After Byrd tased Reed for the first time, Reed sat still with his hands up in “surrender” position, and he begged groggily, “please, please, please.” Id. at 00:01:29-00:01:38. He appeared startled. The officers continued yelling but Reed stared blankly at them. Id. In the video, the laser of the taser gun is visible on Reed’s chest. From 00:01:40-00:01:49, the camera was blocked by various officers standing in front of the lens, so we .cannot see precisely what occurred. It appears from the video that Reed kept his hands up in front of his body in “surrender” position. Byrd continued shouting at Reed, as Reed continued to beg “please, please, please,” and Byrd deployed his taser gun for a second time. Id. at 00:01:49. It appears from the video that Reed was then lying on the floor and groaning loudly. We can infer from the audio that the officers were aware that Reed was nearly unconscious because one of them told Reed to ‘Wake up!” Id. at 00:02:03, before asking “Do you want to get shocked again? Say no! Say no!” Id. at 00:02:08.
The deputies then handcuffed Reed behind his back. Id. at 00:02:12-00:02:27. With Reed in handcuffs, one officer commanded Reed to “roll over!” and Reed obliged. Id. at 00:02:32. All four deputies were crouched over Reed as he laid face down on the floor with his hands cuffed behind his back. Id. at 00:02:43-00:02:49. The scene is mostly obscured by officers standing in front of his video camera, but it appears that the officers secured Reed’s legs with leg irons. Id. at 00:03:50-00:04:08.

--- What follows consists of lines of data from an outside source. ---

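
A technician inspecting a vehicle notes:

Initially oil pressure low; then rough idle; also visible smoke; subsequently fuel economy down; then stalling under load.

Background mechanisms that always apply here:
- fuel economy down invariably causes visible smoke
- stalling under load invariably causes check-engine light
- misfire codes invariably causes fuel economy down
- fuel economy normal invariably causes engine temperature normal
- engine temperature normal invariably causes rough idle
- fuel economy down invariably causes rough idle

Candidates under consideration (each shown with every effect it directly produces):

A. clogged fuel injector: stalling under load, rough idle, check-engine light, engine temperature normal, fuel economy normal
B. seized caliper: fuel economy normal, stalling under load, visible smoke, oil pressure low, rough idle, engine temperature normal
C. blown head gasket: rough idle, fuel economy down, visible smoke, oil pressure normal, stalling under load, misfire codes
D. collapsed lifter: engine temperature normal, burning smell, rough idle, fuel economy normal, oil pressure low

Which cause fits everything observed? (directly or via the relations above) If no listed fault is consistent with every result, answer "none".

none

Per-candidate check:
(A) clogged fuel injector — fails on oil pressure low, visible smoke, fuel economy down (predicts fuel economy normal, not fuel economy down)
(B) seized caliper — fails on fuel economy down (predicts fuel economy normal, not fuel economy down)
(C) blown head gasket — oil pressure low -; rough idle +; visible smoke +; fuel economy down +; stalling under load +
(D) collapsed lifter — fails on visible smoke, fuel economy down, stalling under load (predicts fuel economy normal, not fuel economy down)
Every candidate fails on at least one observation.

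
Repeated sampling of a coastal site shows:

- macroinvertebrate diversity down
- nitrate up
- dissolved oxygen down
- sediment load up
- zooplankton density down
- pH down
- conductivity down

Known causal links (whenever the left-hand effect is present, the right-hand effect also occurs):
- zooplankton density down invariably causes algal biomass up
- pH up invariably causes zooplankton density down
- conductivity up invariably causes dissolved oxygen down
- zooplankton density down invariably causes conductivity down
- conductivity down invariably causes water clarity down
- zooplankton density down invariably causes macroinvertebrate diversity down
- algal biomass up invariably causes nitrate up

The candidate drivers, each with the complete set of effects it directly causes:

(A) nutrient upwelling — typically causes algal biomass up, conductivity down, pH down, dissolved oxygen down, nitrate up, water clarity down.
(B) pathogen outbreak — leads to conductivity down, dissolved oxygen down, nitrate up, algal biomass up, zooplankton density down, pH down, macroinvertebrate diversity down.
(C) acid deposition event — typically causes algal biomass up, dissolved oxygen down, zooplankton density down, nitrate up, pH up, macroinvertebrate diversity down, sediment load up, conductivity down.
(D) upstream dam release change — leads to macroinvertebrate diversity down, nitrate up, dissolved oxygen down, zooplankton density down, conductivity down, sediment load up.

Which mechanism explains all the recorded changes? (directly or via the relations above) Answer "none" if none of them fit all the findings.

For each candidate, compare predicted effects to what was observed:
(A) nutrient upwelling — macroinvertebrate diversity down NO; nitrate up yes; dissolved oxygen down yes; sediment load up NO; zooplankton density down NO; pH down yes; conductivity down yes
(B) pathogen outbreak — does not account for sediment load up
(C) acid deposition event — fails on pH down (predicts pH up, not pH down)
(D) upstream dam release change — does not account for pH down
No candidate is consistent with all observations.

none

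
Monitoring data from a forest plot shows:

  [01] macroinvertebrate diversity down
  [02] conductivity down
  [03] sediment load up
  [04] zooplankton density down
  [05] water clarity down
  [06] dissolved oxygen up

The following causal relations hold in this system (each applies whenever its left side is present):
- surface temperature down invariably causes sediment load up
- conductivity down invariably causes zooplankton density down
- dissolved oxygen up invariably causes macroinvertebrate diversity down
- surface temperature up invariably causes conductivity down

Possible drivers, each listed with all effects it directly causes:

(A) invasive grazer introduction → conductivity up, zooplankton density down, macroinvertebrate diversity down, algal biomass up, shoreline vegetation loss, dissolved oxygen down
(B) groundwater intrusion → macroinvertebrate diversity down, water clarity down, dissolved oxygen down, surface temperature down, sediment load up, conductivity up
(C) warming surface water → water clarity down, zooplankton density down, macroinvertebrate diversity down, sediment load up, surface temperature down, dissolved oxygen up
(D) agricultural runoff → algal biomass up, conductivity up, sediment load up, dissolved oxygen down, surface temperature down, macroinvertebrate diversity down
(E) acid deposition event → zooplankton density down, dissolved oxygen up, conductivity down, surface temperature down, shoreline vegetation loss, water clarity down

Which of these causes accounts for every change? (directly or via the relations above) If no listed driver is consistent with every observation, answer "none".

Checking each candidate against the observations:
(A) invasive grazer introduction — fails on conductivity down, sediment load up, water clarity down, dissolved oxygen up (predicts conductivity up, not conductivity down; predicts dissolved oxygen down, not dissolved oxygen up)
(B) groundwater intrusion — fails on conductivity down, zooplankton density down, dissolved oxygen up (predicts conductivity up, not conductivity down; predicts dissolved oxygen down, not dissolved oxygen up)
(C) warming surface water — does not account for conductivity down
(D) agricultural runoff — fails on conductivity down, zooplankton density down, water clarity down, dissolved oxygen up (predicts conductivity up, not conductivity down; predicts dissolved oxygen down, not dissolved oxygen up)
(E) acid deposition event — macroinvertebrate diversity down yes (via dissolved oxygen up → macroinvertebrate diversity down); conductivity down yes; sediment load up yes (via surface temperature down → sediment load up); zooplankton density down yes; water clarity down yes; dissolved oxygen up yes
(E) is the only candidate with no mismatches.

E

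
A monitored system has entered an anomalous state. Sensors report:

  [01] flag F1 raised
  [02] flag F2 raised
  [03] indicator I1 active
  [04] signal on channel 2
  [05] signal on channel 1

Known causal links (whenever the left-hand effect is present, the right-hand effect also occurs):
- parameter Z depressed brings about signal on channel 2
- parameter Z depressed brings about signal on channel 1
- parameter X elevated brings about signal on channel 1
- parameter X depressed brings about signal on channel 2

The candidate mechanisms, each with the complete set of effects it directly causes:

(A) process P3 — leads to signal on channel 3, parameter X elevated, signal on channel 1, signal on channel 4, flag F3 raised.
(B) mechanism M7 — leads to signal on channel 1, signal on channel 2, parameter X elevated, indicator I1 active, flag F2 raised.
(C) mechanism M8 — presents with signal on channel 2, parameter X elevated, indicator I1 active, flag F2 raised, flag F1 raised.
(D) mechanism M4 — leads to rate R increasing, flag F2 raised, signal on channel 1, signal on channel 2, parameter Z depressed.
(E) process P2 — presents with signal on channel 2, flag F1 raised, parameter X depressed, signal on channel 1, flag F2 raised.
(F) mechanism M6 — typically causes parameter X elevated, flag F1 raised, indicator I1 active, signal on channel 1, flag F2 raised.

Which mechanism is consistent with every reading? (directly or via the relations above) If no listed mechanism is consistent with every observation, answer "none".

C

Per-candidate check:
(A) process P3 — flag F1 raised ✗; flag F2 raised ✗; indicator I1 active ✗; signal on channel 2 ✗; signal on channel 1 ✓
(B) mechanism M7 — does not account for flag F1 raised
(C) mechanism M8 — flag F1 raised ✓; flag F2 raised ✓; indicator I1 active ✓; signal on channel 2 ✓; signal on channel 1 ✓ (through parameter X elevated → signal on channel 1)
(D) mechanism M4 — flag F1 raised ✗; flag F2 raised ✓; indicator I1 active ✗; signal on channel 2 ✓; signal on channel 1 ✓
(E) process P2 — flag F1 raised ✓; flag F2 raised ✓; indicator I1 active ✗; signal on channel 2 ✓; signal on channel 1 ✓
(F) mechanism M6 — does not account for signal on channel 2
(C) is the only candidate with no mismatches.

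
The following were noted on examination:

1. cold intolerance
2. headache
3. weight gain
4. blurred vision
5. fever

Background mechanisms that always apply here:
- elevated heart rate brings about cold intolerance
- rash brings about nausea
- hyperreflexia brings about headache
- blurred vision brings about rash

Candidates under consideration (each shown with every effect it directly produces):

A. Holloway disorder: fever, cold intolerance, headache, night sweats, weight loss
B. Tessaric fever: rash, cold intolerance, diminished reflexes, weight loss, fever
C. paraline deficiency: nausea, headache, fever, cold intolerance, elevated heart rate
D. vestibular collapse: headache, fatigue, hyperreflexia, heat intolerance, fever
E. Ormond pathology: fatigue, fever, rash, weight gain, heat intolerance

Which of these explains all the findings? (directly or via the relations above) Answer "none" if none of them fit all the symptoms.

none

Testing each hypothesis:
(A) Holloway disorder — fails on weight gain, blurred vision (predicts weight loss, not weight gain)
(B) Tessaric fever — fails on headache, weight gain, blurred vision (predicts weight loss, not weight gain)
(C) paraline deficiency — does not account for weight gain, blurred vision
(D) vestibular collapse — fails on cold intolerance, weight gain, blurred vision (predicts heat intolerance, not cold intolerance)
(E) Ormond pathology — fails on cold intolerance, headache, blurred vision (predicts heat intolerance, not cold intolerance)
Every candidate fails on at least one observation.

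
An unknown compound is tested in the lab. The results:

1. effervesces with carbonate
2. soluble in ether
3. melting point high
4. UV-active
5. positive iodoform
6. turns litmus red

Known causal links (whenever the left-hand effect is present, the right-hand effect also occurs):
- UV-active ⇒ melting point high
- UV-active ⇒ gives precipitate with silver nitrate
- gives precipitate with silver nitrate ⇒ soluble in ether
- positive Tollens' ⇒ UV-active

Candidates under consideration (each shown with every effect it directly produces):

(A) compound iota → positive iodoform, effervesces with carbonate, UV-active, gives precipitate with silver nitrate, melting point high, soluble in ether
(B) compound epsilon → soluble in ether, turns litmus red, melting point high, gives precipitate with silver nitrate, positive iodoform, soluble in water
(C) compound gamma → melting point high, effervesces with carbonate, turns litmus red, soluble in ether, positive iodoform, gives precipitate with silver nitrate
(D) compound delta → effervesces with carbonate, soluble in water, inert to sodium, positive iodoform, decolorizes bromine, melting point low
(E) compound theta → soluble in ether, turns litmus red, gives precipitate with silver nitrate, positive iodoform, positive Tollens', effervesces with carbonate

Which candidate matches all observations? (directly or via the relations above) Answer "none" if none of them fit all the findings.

E

Testing each hypothesis:
(A) compound iota — does not account for turns litmus red
(B) compound epsilon — does not account for effervesces with carbonate, UV-active
(C) compound gamma — effervesces with carbonate ✓; soluble in ether ✓; melting point high ✓; UV-active ✗; positive iodoform ✓; turns litmus red ✓
(D) compound delta — fails on soluble in ether, melting point high, UV-active, turns litmus red (predicts melting point low, not melting point high)
(E) compound theta — effervesces with carbonate ✓; soluble in ether ✓; melting point high ✓ (by positive Tollens' → UV-active → melting point high); UV-active ✓ (by positive Tollens' → UV-active); positive iodoform ✓; turns litmus red ✓
(E) is the only candidate with no mismatches.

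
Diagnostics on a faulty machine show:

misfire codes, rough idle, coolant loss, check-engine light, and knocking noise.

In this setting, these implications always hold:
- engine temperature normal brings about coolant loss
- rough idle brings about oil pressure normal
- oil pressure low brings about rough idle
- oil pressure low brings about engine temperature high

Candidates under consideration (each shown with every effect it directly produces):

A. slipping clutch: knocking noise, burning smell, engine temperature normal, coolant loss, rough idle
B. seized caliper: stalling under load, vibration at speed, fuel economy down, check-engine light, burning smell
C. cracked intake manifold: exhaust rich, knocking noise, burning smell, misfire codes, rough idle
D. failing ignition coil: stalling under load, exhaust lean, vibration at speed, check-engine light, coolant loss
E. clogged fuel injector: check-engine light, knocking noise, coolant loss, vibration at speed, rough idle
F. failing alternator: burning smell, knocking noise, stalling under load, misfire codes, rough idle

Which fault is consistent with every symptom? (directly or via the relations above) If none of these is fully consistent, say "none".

Per-candidate check:
(A) slipping clutch — misfire codes NO; rough idle yes; coolant loss yes; check-engine light NO; knocking noise yes
(B) seized caliper — misfire codes NO; rough idle NO; coolant loss NO; check-engine light yes; knocking noise NO
(C) cracked intake manifold — misfire codes yes; rough idle yes; coolant loss NO; check-engine light NO; knocking noise yes
(D) failing ignition coil — does not account for misfire codes, rough idle, knocking noise
(E) clogged fuel injector — misfire codes NO; rough idle yes; coolant loss yes; check-engine light yes; knocking noise yes
(F) failing alternator — does not account for coolant loss, check-engine light
None of the listed candidates fits everything.

none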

Even after Reed was completely restrained in handcuffs and leg irons and laying motionlessly on the cell floor, the officers continued to threaten Reed with the taser gun. Id. at 00:04:30 (“Are you gonna stand up now? Am I gonna have to tase you again?”). After the deputies pulled Reed to his feet and walked him down the hall to get medical treatment for a bleeding laceration on his forehead, Reed began to ask in a dazed voice, “What did I do? What did I do?” Id. at 00:06:20. Even after Reed was sitting calmly in the holding cell with his hands cuffed behind his back and his feet secured in leg irons, one of the deputies threatened him: “Don’t move. I don’t want to have to tase you again.” Id. at 00:07:08.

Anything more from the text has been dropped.